Root-Pike Watershed Initiative Network (Root-Pike WIN) has created a new bee-themed watershed restoration leadership award. The award goes to an individual that practices persistence in improving the Lake Michigan tributaries in southeastern Wisconsin – benefiting bees, other pollinators and beyond. The award recognizes life-long watershed work that improves water quality and increases our sense of place.
This year’s BEE Positive Award goes to Dr. Julie Kinzelman, the Laboratory Director for the City of Racine’s Public Health Department. The award was given to Dr. Kinzelman at Root-Pike WIN’s 25th Anniversary annual member event on Tuesday, November 12th at the Racine Country Club.
“Dr. Kinzelman’s commitment to water quality and watershed restoration is regionally, nationally, and world-renowned,” said Dave Giordano, Executive Director of Root-Pike WIN. “Her work on the ground and in the lab has had profound impacts on our watersheds.”
Dr. Kinzelman has studied the impacts of coastal processes and pollution on urban shorelines and the restoration of coastal wetlands, prairie and dune habitats. Her continuous restoration work on North Beach is the reason why the City of Racine’s beach is open more days than not during the hot summer months. Additionally, Dr. Kinzelman has done significant restoration projects at Samuel Myers Park, Zoo Beach, and Wind Point Beach.
“You’d be hard-pressed to find anyone more committed to preserving Lake Michigan’s shoreline and the Root River,” said Mayor Cory Mason. “Dr. Kinzelman is an asset to the region and a source of inspiration to local environmentalists and pollinators alike.”
Dr. Kinzelman has also provided extensive water quality testing for the Root-Pike watersheds, contributing to the five watershed restoration plans that Root-Pike WIN has conducted.
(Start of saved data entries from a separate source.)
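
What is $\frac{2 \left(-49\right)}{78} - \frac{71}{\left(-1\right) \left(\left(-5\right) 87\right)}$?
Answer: $- \frac{2676}{1885} \approx -1.4196$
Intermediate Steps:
$\frac{2 \left(-49\right)}{78} - \frac{71}{\left(-1\right) \left(\left(-5\right) 87\right)} = \left(-98\right) \frac{1}{78} - \frac{71}{\left(-1\right) \left(-435\right)} = - \frac{49}{39} - \frac{71}{435} = - \frac{2676}{1885}$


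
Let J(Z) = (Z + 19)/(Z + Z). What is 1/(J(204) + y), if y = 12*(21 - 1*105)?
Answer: -408/411041 ≈ -0.00099260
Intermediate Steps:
J(Z) = (19 + Z)/(2*Z) (J(Z) = (19 + Z)/((2*Z)) = (19 + Z)*(1/(2*Z)) = (19 + Z)/(2*Z))
y = -1008 (y = 12*(21 - 105) = 12*(-84) = -1008)
1/(J(204) + y) = 1/((½)*(19 + 204)/204 - 1008) = 1/((½)*(1/204)*223 - 1008) = 1/(223/408 - 1008) = 1/(-411041/408) = -408/411041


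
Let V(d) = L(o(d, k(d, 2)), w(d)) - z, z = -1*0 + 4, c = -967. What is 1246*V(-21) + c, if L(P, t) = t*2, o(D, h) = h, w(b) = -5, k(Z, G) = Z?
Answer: -18411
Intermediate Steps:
z = 4 (z = 0 + 4 = 4)
L(P, t) = 2*t
V(d) = -14 (V(d) = 2*(-5) - 1*4 = -10 - 4 = -14)
1246*V(-21) + c = 1246*(-14) - 967 = -17444 - 967 = -18411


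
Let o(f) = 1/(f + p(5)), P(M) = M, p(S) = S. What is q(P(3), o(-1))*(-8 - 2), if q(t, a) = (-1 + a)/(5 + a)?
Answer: 10/7 ≈ 1.4286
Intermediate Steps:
o(f) = 1/(5 + f) (o(f) = 1/(f + 5) = 1/(5 + f))
q(t, a) = (-1 + a)/(5 + a)
q(P(3), o(-1))*(-8 - 2) = ((-1 + 1/(5 - 1))/(5 + 1/(5 - 1)))*(-8 - 2) = ((-1 + 1/4)/(5 + 1/4))*(-10) = ((-1 + ¼)/(5 + ¼))*(-10) = (-¾/(21/4))*(-10) = ((4/21)*(-¾))*(-10) = -⅐*(-10) = 10/7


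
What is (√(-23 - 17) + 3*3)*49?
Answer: 441 + 98*I*√10 ≈ 441.0 + 309.9*I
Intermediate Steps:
(√(-23 - 17) + 3*3)*49 = (√(-40) + 9)*49 = (2*I*√10 + 9)*49 = (9 + 2*I*√10)*49 = 441 + 98*I*√10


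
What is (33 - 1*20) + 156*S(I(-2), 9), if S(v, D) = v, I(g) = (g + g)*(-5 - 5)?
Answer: 6253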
Her work helps organizations like Root-Pike WIN make logical, fact-based decisions about where restoration will be the most impactful. Dr. Kinzelman’s work has also provided numerous students with the opportunity to follow in her footsteps.
Dottie-Kay Bowersox, Public Health Department Administrator, echoes that sentiment, adding, “Dr. Kinzelman continually seeks and receives funding to address non-point source pollution, coastal resiliency, and biodiversity as well as create opportunities for nature-based education and recreation. Her efforts enhance the quality of life for City of Racine residents.”
“It’s been an honor to support Dr. Kinzelman’s work over the years. From developing cutting-edge approaches for monitoring water quality to restoring public parks and beaches, Dr. Kinzelman is a true visionary and leader,” said Vicki Elkin, Executive Director of the Fund for Lake Michigan. “What is truly remarkable about Dr. Kinzelman is that she is not satisfied by simply understanding the science and sources of pollution in our area. Rather, she has dedicated herself to implementing large-scale, on-the-ground projects at places like North Beach and Sam Myers Park that benefit people and improve water quality.”
Root-Pike WIN is a 501(c)3 non-profit working to restore, protect and sustain the Root-Pike basin watersheds through the funding and facilitation of a regional network of locally initiated projects. For more than 25 years, Root-Pike WIN has promoted and produced projects, programs and public outreach aimed at restoring our broken Lake Michigan watersheds in southeastern Wisconsin.